Related to Probability of failing to decode a biased die
Say we are given a biased die that shows up M of its sides with a probability of $p = 0.8$ and the rest of the sides (6 - M) with a probability of $ 1 - p = 0.2$. Note we only know the count of favoured sides (M) and not their identity.
Our objective is to determine $R$ -- the number of times that we should throw the die to determine the favoured sides. The user is allowed to provide a confidence threshold $\delta \in [0,1)$ around the result.
Additionally if we say throw the die a fixed number of times $R1$, then can we determine the probability of failure.
Proposed Solution: Let $X_i$ be the number of times a number from the favoured sides has shown up. Let $Y_i$ be the number of times a number from the remaining sides has shown up.
Say the die is thrown $R$ times and $\delta = 0.9$.
Say we are using the approach in which we repeatedly throw the dice, create a frequency histogram, and then try to cluster the output into two groups.
Now, let's first translate the confidence $\delta$ into a number ($D$) that will ensure that if the difference in the number of times side A and side B show up is greater than $D$, these sides will be counted in different groups.
Now, in $R$ repetitions, each favoured side is expected to be picked up $\frac{p \cdot R}{M}$ times, while any remaining side will be picked up $\frac{(1-p) \cdot R}{6-M}$ times.
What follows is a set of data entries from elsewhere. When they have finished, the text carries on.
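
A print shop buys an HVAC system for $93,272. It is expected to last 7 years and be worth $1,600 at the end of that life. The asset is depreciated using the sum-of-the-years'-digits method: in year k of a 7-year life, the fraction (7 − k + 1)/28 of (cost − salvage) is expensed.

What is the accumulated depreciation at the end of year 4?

Depreciable base = $93,272 − $1,600 = $91,672.
Sum of the years' digits = 7+6+5+4+3+2+1 = 28.
Year 1: $91,672 × 7/28 = $22,918. Book value $70,354.
Year 2: $91,672 × 6/28 = $19,644. Book value $50,710.
Year 3: $91,672 × 5/28 = $16,370. Book value $34,340.
Year 4: $91,672 × 4/28 = $13,096. Book value $21,244.
Accumulated through year 4 = $93,272 − $21,244 = $72,028.

$72,028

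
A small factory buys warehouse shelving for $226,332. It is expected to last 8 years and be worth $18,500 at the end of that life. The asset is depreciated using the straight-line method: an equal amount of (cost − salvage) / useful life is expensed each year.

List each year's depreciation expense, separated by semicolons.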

Ideally, the difference between their frequencies should be around $ T = \frac{p \cdot R}{M} - \frac{(1-p) \cdot R}{6-M}$.
Now, let $D = \delta \cdot T$
Then the quantities $P(X_i - X_j < D)$, $P(X_i-Y_j < D)$ should be the part of the failure probabilities.
I am not sure if the above formulation will lead me to the result—any suggestions or maybe any other direction to approach the solution.